Easily blending into the landscape, that face itself can become a landscape with a changing weather and an interplay of light and shade. In the prologue of “Stuart: A Life Backwards”, Cumberbatch’s character is behind the wheel, listening to an audiotape with the voice of a deceased friend – an alcoholic sociopath (Tom Hardy). In the span of half a minute he covers a whole octave, all four seasons-worth of emotions, from an uncontrollable smile of a person hearing a beloved friend’s “Hello”, to eyes dripping with tears. People who have questions about Cumberbatch’s acting technique can be directed straight to that scene. “Golden”, says a fly-by American girl about his Luke behind his back after he returns from working as a policeman in Malaysia for a bit of a life pause in his English home village, in an adaptation of Agatha Christy’s novel “Murder Is Easy”. “You’re just too nice for this world”, tells him Anna Chancellor who plays his mother in the incomparable six-part Hugh Laurie comedy “Fortysomething”. In that scene Cumberbatch’s hair is hidden under a thick knit cap that resembles a condom. It’s remarkable – watching his STID colleague Chris Pine you constantly think how unlucky the guy is: he could have been very handsome if not for his too high forehead. Yet Cumberbatch’s high forehead in the “condom” only makes him more handsome. Then again, the streaked with highlights fringe of a British intelligence officer issue 1973 in “Tinker Tailor Soldier Spy” enhances his looks as well. And Shelock’s curls, and Alexander’s glasses in “Stuart”, and the hat the hero dying of sarcoma in “Third Star”… Everything suits him. Because it is impossible to disfigure the sea or the sky.

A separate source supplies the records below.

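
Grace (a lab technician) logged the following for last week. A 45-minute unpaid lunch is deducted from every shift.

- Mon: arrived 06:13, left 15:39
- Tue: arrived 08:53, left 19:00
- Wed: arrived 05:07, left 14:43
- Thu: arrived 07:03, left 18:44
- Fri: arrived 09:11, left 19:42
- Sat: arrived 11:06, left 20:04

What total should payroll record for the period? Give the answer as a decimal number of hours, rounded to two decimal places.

55.82 hours

Mon: 06:13–15:39 = 9 h 26 min; less 45 min break → 8 h 41 min
Tue: 08:53–19:00 = 10 h 7 min; less 45 min break → 9 h 22 min
Wed: 05:07–14:43 = 9 h 36 min; less 45 min break → 8 h 51 min
Thu: 07:03–18:44 = 11 h 41 min; less 45 min break → 10 h 56 min
Fri: 09:11–19:42 = 10 h 31 min; less 45 min break → 9 h 46 min
Sat: 11:06–20:04 = 8 h 58 min; less 45 min break → 8 h 13 min
Total: 8 h 41 min + 9 h 22 min + 8 h 51 min + 10 h 56 min + 9 h 46 min + 8 h 13 min = 55 h 49 min.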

In “Sherlock” Cumberbatch transforms the world for which he is too nice into a series of exaggerated, clichéd facial expressions. Here is how one smiles while offering a coffee (to check whether the sugar contains a drug). Here is the look to wear while asking to be let into the door (to search an apartment). The means of facial expression are as well worn as those of words. Cumberbatch is an actor, and he shows us that people by and large are living others’ lives using traditional actor tools – borrowed facial expressions. This is what he makes a mockery of. Where did you learn this ingratiating look, that polite smile – from your mother, the electrician, or the TV presenter? In this case facial expressions are a symbol. Behind this wicked parody of the shared facial vocabulary he hides a question for everyone: where are you yourself? Maybe you should reassess and realize yourself as Sherlock realized himself in creating a previously non-existent profession – that of a consulting detective. (In “Third Star” Cumberbatch delivered the reverse story, a deafening tragedy of not getting to realize yourself.)
If you don’t feel sorry for yourself, feel sorry for God who created you precisely for – what? Before going into acting, not having the looks or even the name equivalent of our hero’s looks and name, ask yourself that question; it can lead you to yourself and therefore to freedom and truth. Freedom and truth are brilliant! But leave the screen to Cumberbatch – this is what he was born for.